Making her first major decision as an adult, Sayli Patil celebrated her 18th birthday this Friday at her Gorai residence with 50 guests signing a declaration form pledging to donate their eyes after their death. Sayli has been inspired to take up the cause from her uncle Ravindra Patil, a constable with Mumbai police who has motivated around 16,000 people so far to donate their eyes.
Ravindra says he turned to social causes during his college days. He recalls that while studying in a college in Ghatkopar, he spent his evenings collecting money in a small tin box for the relief of those affected by floods and other natural disasters. Ravindra’s social work was not hampered even after he joined the police force as a constable in 2000. Along with two of his friends, Ramakant Mhatre, a private company employee, and Sanjay Kamble, a school peon in Raigad, he started an NGO called TEARS.
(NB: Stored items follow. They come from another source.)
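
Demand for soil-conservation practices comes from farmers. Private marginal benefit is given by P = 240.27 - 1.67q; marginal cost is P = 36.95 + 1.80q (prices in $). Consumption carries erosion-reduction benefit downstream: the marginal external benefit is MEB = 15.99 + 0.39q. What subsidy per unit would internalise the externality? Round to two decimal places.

Social marginal benefit = demand + MEB = 256.26 - 1.28q.
Set SMB = MC: 256.26 - 1.28q = 36.95 + 1.80q → q* = 71.2045.
The Pigouvian subsidy equals MEB at q*: 15.99 + 0.39×71.2045 = 43.7598.

subsidy = $43.76 per unit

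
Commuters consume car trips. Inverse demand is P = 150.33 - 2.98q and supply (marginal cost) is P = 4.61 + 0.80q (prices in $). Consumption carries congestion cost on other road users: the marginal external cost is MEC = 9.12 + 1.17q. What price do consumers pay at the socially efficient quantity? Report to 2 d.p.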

“T stands for teaching, E stands for education, A stands for all, R for reliable and S for social work,” says Ravindra, who has managed to convince several police officers, including IPS officers to constabulary towards pledging their eyes. Ravindra himself celebrated his last birthday by filling up 200 forms for eye donation. His wife, his mother and father also signed up for the cause. “I always wanted to do something for the blind. Everyone will die some day. Their organs could be useful for the people who are living and need them,” he says.
Ravindra and his friends now organise eye donation camps, where he fills forms and gives people their pledge cards. They have organised such camps on occasions like Dahi Handi, Ganeshotsav and even weddings, and with great success. Ravindra says his aim is to rope in family members of donors, so that a person dies, another member in the family can immediately inform the eye bank about the death so the nearest bank can collect the eyes of the deceased.
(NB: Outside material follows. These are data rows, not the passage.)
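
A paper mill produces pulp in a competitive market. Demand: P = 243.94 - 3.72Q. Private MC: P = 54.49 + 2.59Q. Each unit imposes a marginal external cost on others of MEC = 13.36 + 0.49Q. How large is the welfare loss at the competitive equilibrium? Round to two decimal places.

DWL = 57.94

Market equilibrium (private): 54.49 + 2.59Q = 243.94 - 3.72Q → Q_m = 30.0238.
Social marginal cost = private MC + MEC = 67.85 + 3.08Q.
Set SMC = demand: 67.85 + 3.08Q = 243.94 - 3.72Q → Q* = 25.8956.
Between Q* and Q_m the wedge SMC − demand runs linearly from 0 to MEC(Q_m), so the loss is a triangle.
DWL = ½ × 4.1282 × 28.0716 = 57.9426.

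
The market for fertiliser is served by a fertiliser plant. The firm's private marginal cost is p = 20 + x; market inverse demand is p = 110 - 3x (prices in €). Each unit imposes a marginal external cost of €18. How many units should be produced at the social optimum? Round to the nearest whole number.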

The constable has also found good support from colleagues, many of whom have contributed to the cause by pledging their eyes and making financial contribution for his NGO. The latest among them is Shrikant Pathak, a deputy commissioner of police in Navi Mumbai’s Crime Branch who recently pledged to donate his eyes.
Ravindra’s father worked with the MTNL and the family stayed in just near the Ghatkopar railway station. “I used to see several blind beggars and wonder how they reached home at night,” he adds.